I am usually adverse to breaking any law unless the consequences of obeying the law are dire. If one is content to live in society, one must observe the rules or anarchy results. When one must disobey the law one must also be willing to pay the price of disobedience. Of course this depends to a certain extent on the government. A freely elected government where basic human rights are protected, has I think a greater claim to observance of its laws than a tyranny that rules by force. However, even in a tyranny most laws: against stealing, murder, traffic laws, etc are a force for order and should be respected. A long train of abuses can bring into play the right of rebellion set forth in the Declaration of Independence, but such a right should never be invoked for light and transitory reasons. Even bad law should normally be put up with until adherence to the law is a greater offense from the standpoint of morality than adhering to it. Saint Thomas More is a good guide in this area:

https://the-american-catholic.com/2010/03/29/give-the-devil-benefit-of-law/

Hank
Saturday, July 31, AD 2010 4:30pm

It seems to me that a major purpose of Civil Disobedience, when it iis not simply refusing personal participation in a perceived or real injustice (#1), is to coerce someone in a position of authority to do something they would not do otherwise. Often the target is quite sincere in his belief (perhaps mistaken) that his actions are morally acceptable or even required to fulfill the trust that came with the authority.

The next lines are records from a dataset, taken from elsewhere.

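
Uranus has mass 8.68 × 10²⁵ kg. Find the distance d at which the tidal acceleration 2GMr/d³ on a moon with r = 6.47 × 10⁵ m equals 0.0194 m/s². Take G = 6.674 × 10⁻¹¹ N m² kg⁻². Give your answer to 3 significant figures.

2GMr/d³ = a_tidal  ⇒  d = (2GMr / a_tidal)^(1/3)
d = (2 × 6.674×10⁻¹¹ × (8.68 × 10²⁵) × (6.47 × 10⁵) / (0.0194))^(1/3)
  = 7.28 × 10⁷ m

7.28 × 10⁷ m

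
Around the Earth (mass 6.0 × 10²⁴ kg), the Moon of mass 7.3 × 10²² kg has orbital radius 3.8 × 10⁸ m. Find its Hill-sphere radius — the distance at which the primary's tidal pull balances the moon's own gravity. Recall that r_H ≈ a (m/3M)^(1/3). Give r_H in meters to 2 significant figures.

6.1 × 10⁷ m

r_H ≈ a (m/3M)^(1/3)
    = (3.8 × 10⁸) × (7.3 × 10²² / (3 × 6.0 × 10²⁴))^(1/3)
    = 6.1 × 10⁷ m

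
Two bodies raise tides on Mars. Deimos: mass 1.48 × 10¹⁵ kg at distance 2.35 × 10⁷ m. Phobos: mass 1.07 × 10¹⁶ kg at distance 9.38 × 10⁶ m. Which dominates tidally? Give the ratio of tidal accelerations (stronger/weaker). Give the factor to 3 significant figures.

Phobos, by a factor of ≈ 114

The tide-raising term goes as M/d³ (the gradient of a 1/d² field).
Deimos: (1.48 × 10¹⁵) / (2.35 × 10⁷)³ = 1.140 × 10⁻⁷
Phobos: (1.07 × 10¹⁶) / (9.38 × 10⁶)³ = 1.297 × 10⁻⁵
Ratio (larger/smaller) = 114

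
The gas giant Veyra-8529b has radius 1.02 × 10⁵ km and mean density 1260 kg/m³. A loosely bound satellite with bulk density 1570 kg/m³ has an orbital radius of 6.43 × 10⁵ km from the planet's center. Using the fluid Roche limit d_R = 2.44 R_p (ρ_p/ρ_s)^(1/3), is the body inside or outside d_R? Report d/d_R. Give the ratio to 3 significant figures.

outside; d/d_R ≈ 2.78

d_R = 2.44 × (1.02 × 10⁵ km) × (1260/1570)^(1/3) = 2.313 × 10⁵ km
d/d_R = (6.43 × 10⁵) / (2.313 × 10⁵) = 2.78
Since d/d_R > 1, the body is outside the Roche limit.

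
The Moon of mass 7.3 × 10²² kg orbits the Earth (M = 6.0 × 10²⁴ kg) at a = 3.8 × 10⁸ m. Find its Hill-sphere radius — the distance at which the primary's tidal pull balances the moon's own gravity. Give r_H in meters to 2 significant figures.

r_H ≈ a (m/3M)^(1/3)
    = (3.8 × 10⁸) × (7.3 × 10²² / (3 × 6.0 × 10²⁴))^(1/3)
    = 6.1 × 10⁷ m

6.1 × 10⁷ m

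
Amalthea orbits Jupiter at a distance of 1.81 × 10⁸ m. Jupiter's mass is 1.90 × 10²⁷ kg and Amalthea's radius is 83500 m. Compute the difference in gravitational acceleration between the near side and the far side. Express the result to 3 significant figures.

7.14 × 10⁻³ m/s²

Near-to-far spans 2r, so the tidal difference is twice the near-to-center value: 4GMr/d³.
Δa = 4GMr/d³
   = 4 × (6.674 × 10⁻¹¹) × (1.90 × 10²⁷) × (83500) / (1.81 × 10⁸)³
   = 7.14 × 10⁻³ m/s²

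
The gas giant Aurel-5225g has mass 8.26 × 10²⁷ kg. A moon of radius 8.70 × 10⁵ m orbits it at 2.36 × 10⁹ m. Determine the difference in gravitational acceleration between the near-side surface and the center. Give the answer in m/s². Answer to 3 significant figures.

Δg = 2GMr/d³
   = 2 × (6.674 × 10⁻¹¹) × (8.26 × 10²⁷) × (8.70 × 10⁵) / (2.36 × 10⁹)³
   = 7.30 × 10⁻⁵ m/s²

7.30 × 10⁻⁵ m/s²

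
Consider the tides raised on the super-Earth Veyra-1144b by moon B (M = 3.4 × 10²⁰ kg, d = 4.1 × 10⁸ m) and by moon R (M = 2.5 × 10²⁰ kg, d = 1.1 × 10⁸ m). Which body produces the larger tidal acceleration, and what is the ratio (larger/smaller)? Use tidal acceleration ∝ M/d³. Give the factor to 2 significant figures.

Moon R, by a factor of ≈ 38

Tidal stretch scales as M/d³; compute that for each body.
Moon B: (3.4 × 10²⁰) / (4.1 × 10⁸)³ = 4.933 × 10⁻⁶
Moon R: (2.5 × 10²⁰) / (1.1 × 10⁸)³ = 1.878 × 10⁻⁴
Ratio (larger/smaller) = 38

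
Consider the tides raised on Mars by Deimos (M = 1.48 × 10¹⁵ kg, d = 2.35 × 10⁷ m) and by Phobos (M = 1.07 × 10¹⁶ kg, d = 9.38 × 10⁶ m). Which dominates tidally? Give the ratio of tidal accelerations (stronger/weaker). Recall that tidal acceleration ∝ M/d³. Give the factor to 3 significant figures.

Tidal stretch scales as M/d³; compute that for each body.
Deimos: (1.48 × 10¹⁵) / (2.35 × 10⁷)³ = 1.140 × 10⁻⁷
Phobos: (1.07 × 10¹⁶) / (9.38 × 10⁶)³ = 1.297 × 10⁻⁵
Ratio (larger/smaller) = 114

Phobos, by a factor of ≈ 114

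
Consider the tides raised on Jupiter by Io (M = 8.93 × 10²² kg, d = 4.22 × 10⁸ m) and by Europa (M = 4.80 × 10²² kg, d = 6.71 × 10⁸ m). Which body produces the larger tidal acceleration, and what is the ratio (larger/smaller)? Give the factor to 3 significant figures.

Io, by a factor of ≈ 7.48

Tidal stretch scales as M/d³; compute that for each body.
Io: (8.93 × 10²²) / (4.22 × 10⁸)³ = 1.188 × 10⁻³
Europa: (4.80 × 10²²) / (6.71 × 10⁸)³ = 1.589 × 10⁻⁴
Ratio (larger/smaller) = 7.48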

Coercing someone to do something that they believe is wrong is a violation of human dignity. It is sometimes necessary – as in coercing a thief not to practice his trade with the threat and actuality of jail. The Catechism in the sections on the 4th and 5th commandments as detailed discussions which are worth while reading.

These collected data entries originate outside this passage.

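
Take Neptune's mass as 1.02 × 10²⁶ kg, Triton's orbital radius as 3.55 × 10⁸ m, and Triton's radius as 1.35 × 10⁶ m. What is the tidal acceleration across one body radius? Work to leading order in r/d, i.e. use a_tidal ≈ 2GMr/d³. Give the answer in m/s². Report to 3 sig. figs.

Differencing GM/(d−r)² and GM/d² to first order in r/d gives 2GMr/d³.
Δg = 2GMr/d³
   = 2 × (6.674 × 10⁻¹¹) × (1.02 × 10²⁶) × (1.35 × 10⁶) / (3.55 × 10⁸)³
   = 4.11 × 10⁻⁴ m/s²

4.11 × 10⁻⁴ m/s²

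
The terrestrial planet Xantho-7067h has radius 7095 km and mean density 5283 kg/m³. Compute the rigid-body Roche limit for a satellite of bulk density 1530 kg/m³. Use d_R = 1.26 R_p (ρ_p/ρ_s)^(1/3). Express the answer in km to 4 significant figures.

d_R = 1.26 × 7095 km × (5283/1530)^(1/3)
    = 13510 km

13510 km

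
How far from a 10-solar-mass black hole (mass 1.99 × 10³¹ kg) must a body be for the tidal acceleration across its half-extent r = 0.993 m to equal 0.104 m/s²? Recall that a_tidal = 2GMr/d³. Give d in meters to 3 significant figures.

2.94 × 10⁷ m

2GMr/d³ = a_tidal  ⇒  d = (2GMr / a_tidal)^(1/3)
d = (2 × 6.674×10⁻¹¹ × (1.99 × 10³¹) × (0.993) / (0.104))^(1/3)
  = 2.94 × 10⁷ m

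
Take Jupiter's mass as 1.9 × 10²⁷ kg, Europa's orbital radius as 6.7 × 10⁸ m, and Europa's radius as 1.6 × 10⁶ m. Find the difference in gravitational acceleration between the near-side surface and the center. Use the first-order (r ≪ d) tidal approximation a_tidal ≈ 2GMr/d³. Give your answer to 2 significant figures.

Δg = 2GMr/d³
   = 2 × (6.674 × 10⁻¹¹) × (1.9 × 10²⁷) × (1.6 × 10⁶) / (6.7 × 10⁸)³
   = 1.3 × 10⁻³ m/s²

1.3 × 10⁻³ m/s²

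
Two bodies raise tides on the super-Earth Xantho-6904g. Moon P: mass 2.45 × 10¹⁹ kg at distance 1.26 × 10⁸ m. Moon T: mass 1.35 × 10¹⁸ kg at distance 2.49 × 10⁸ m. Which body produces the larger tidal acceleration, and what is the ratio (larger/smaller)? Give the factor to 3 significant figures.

Moon P, by a factor of ≈ 140

The tide-raising term goes as M/d³ (the gradient of a 1/d² field).
Moon P: (2.45 × 10¹⁹) / (1.26 × 10⁸)³ = 1.225 × 10⁻⁵
Moon T: (1.35 × 10¹⁸) / (2.49 × 10⁸)³ = 8.745 × 10⁻⁸
Ratio (larger/smaller) = 140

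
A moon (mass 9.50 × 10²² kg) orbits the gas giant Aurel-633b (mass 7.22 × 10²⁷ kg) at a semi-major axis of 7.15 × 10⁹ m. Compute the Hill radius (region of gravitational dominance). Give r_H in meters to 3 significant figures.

r_H ≈ a (m/3M)^(1/3)
    = (7.15 × 10⁹) × (9.50 × 10²² / (3 × 7.22 × 10²⁷))^(1/3)
    = 1.17 × 10⁸ m

1.17 × 10⁸ m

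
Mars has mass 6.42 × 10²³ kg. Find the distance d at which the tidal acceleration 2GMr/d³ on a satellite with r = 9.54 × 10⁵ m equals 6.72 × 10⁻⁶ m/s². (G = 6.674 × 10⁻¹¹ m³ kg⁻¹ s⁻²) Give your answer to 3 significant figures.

2.30 × 10⁸ m

2GMr/d³ = a_tidal  ⇒  d = (2GMr / a_tidal)^(1/3)
d = (2 × 6.674×10⁻¹¹ × (6.42 × 10²³) × (9.54 × 10⁵) / (6.72 × 10⁻⁶))^(1/3)
  = 2.30 × 10⁸ m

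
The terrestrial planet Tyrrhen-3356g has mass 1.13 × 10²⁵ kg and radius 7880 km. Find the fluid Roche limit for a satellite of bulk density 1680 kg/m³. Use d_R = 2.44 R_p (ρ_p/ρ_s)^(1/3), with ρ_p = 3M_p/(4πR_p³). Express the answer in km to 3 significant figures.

ρ_p = 3M_p/(4πR_p³) = 3 × (1.13 × 10²⁵) / (4π × (7.88 × 10⁶ m)³) = 5510 kg/m³
d_R = 2.44 × 7880 km × (5510/1680)^(1/3)
    = 28600 km

28600 km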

Yes, there are times when Civil Disobedience is necessary to stop an injustice. It is certainly preferable to armed rebellion which is permissible under extreme circumstances. It would seem to me that the test to use civil disobedience is the Classic Just War Doctrine, perhaps with a lower standard of evidence because of the less serious nature of Civil Disobedience. .

Dennis Larkin
Dennis Larkin
Saturday, July 31, AD 2010 4:32pm

I wonder if we may not all be called upon to perform our little piece of active, civil disobedience by withholding our participation in systems in which nobody usually accomplishes all of an evil alone. To recall the examples of hiding slaves or perhaps priests in Elizabethan England, our society leans on technology and what I take to be the nearly infinite parcelling out of duties. Many offices, many participants are sometimes required to accomplish some evil. If the authorities are to arrest a priest for preaching the Church’s teaching on marriage or sexuality, there will be a judge somewhere in the mix, the judge will have a clerk, the clerk will work with a sheriff, the sheriff may well delegate the arrest to an under-sheriff, there is a garage where the squad cars are maintainted, there is a clerk in the sheriff’s office, and so on. Nobody will likely be called upon to accomplish such an arrest alone, but many will have their part in just following orders, just doing their job. It is in such work that we may be called upon to render civil disobedience: in dismissing the arrest warrant request, in misplacing the arrest warrant, in failing to fill the squad car with gas, in allowing the arrested priest to be bailed out. These are the sorts of things I can foresee being the arena of civil disobedience in the future. Somebody told me once, “God can change paperwork.” We may have to help Him change it.

restrainedradical
Monday, August 2, AD 2010 10:04am

refusal to be drafted into military service to fight in an unjust war; a parent’s refusal to obey custody laws that would cause his or her child to be placed in the hands of an abusive or dangerous ex-spouse; or a reporter refusing to obey a court order to reveal confidential sources, if there is serious reason to do so (for example, the source’s employment or personal safety may be endangered).

Those all seem like examples of #1.

DarwinCatholic
Wednesday, August 4, AD 2010 3:23pm

Rather late to the party — I’ve been behind in my reading lately — but I think this is a very good analysis and gets at the core of why so many have become jaded with “protest” as a means of political agitation.